Obama has spoiled it for his party in 2016 and probably for a decade to come. The public’s image of Woodrow Wilson after he left office was that of a priggish, imperious autocrat, utterly incapable of compromise or even discussion. After Wilson left office, his progressive vision of an all-powerful executive was overturned. While the IRS, the Federal Trade Commission, and the Federal Reserve Bank – Wilson’s gifts to the American people – remained in place, government expansion was slowed and spending curtailed. Most of all, Wilson was remembered as a disagreeable leader who made enemies wherever he went. He seemed to be constitutionally incapable of working with others.
Barack Obama’s legacy won’t be far off. Of course, the liberal media will go into overdrive polishing his image and touting his grand “accomplishments.” But what would those be? Obamacare and an economy still operating at negative growth rates? An Iran treaty that puts the survival of Israel and of the United States at risk? A war on coal, regulatory overkill of the energy sector, and climate change proposals for 2025 that would shut down one quarter of the economy?
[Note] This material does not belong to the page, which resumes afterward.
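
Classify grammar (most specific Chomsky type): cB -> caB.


LHS has context (more than one symbol) and |LHS| ≤ |RHS|
Classification: Type 1 (Context-Sensitive)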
For most Americans, the Obama years will be an ugly memory – years when government regulated every sector of the economy, and the public suffered for it.
The years to come may well resemble the Roaring Twenties that followed Wilson’s misguided presidency – the greatest expansion of free markets and prosperity in our nation’s history. The Obama presidency is already something that most of us would like to forget. His legacy is nothing less than the failed overreach of an arrogant and delusional autocrat.
Jeffrey Folks is the author of many books on American politics and culture, including Heartland of the Imagination (2011).